Caitlyn’s Tips To Get Through Exams

  1. What are your best tips to keep healthy during exam periods?

During exam time it can be easy to fall into bad habits where chocolate and lollies tend to find themselves sitting on the desk. We also get caught up in how much time we have to study and thinking about spending the day at the desk, often procrastinating… (something I knew far too well in year 12). The best way to be prepared and stay active is to plan breaks, prepare meals and not feel guilty for not spending 9 hours at the desk! You will be far more productive if you spend an hour to an hour and a half of working hard, then allowing yourself a short break to move around and refresh your mind.

If you’ve scheduled a workout in, plan to do it before you hit the books or give yourself an hour in the middle of the day to get moving. If you leave it until the end of the day, chances are you’ll ditch the workout!

Plan and prepare your meals before you start studying so you aren’t tempted to quickly run out and get some take away, or even skip your meals. You’ll need some good, healthy fuel to keep your brain ticking. Instead of having unhealthy snacks next to you, fill up a small bowl of mixed nuts and keep some fruit on hand.

  1. What’s the most common injury you treat when people are studying for exams?

The most common injuries I see during exam period, and in student/desk workers in general, are upper back and neck strains that sometimes lead to headaches. This is because we tend to slouch into the computer and spend hours on end in this position. This creates added stress on the neck and shoulder, which can cause headaches.

  1. Do you have any tips to avoid these types of injuries?

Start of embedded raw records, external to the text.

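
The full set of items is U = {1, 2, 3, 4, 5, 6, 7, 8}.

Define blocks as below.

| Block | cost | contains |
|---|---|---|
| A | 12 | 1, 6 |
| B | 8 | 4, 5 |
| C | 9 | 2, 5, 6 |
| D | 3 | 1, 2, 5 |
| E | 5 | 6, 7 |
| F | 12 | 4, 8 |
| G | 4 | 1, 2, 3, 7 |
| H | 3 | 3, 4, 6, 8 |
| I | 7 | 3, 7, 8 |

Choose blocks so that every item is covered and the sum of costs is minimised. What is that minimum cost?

10

D, G, H together cover every item (D ∪ G ∪ H = {1, 2, 3, 4, 5, 6, 7, 8}); total cost 3 + 4 + 3 = 10.
No covering selection has total cost below 10.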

The best way to avoid these injuries is to take a break from the desk every hour, even if it is just to get a glass of water or go to the toilet and get your body moving. Ensure you have a good desk setup so that you’re allowing the centre of gravity to pass through the correct areas on the body to reduce the stress placed on the joints, muscles, ligaments and surrounding structures.

Also, make sure you allow yourself some time to stretch your neck, chest and back muscles to reduce the tension in some of those tight muscles.

  1. What advice would you give the Year 12 version of yourself?

Throughout high school, I suffered from many headaches as well as upper back and neck discomfort, most of which were a result of poor posture and studying ergonomics (funnily, the most common condition that walks into my treatment room now). I would make sure I had a good desk setup, moved my body more during these more intense study periods, and finish the day with a good stretching session. I should have also seen my osteopath more than I did!

I would tell my year 12 self to look after myself more during these more stressful periods and not to feel guilty if I wanted to go for a short walk or even a coffee with a friend. After all, these short breaks away from the desk will make you so much more productive when you return to studying, and it’s also great for your mental health.

There is so much pressure put on students to do well in year 12, but if you organise your time well and keep active and healthy during this study period, then the results will follow. At the end of the day, if you don’t achieve the results you were hoping for, there is always a way to get around it. Don’t expect to know what you want to do for the rest of your life when you’re 18 years old, there is plenty of time to figure that out later on. Take the pressure off yourself!!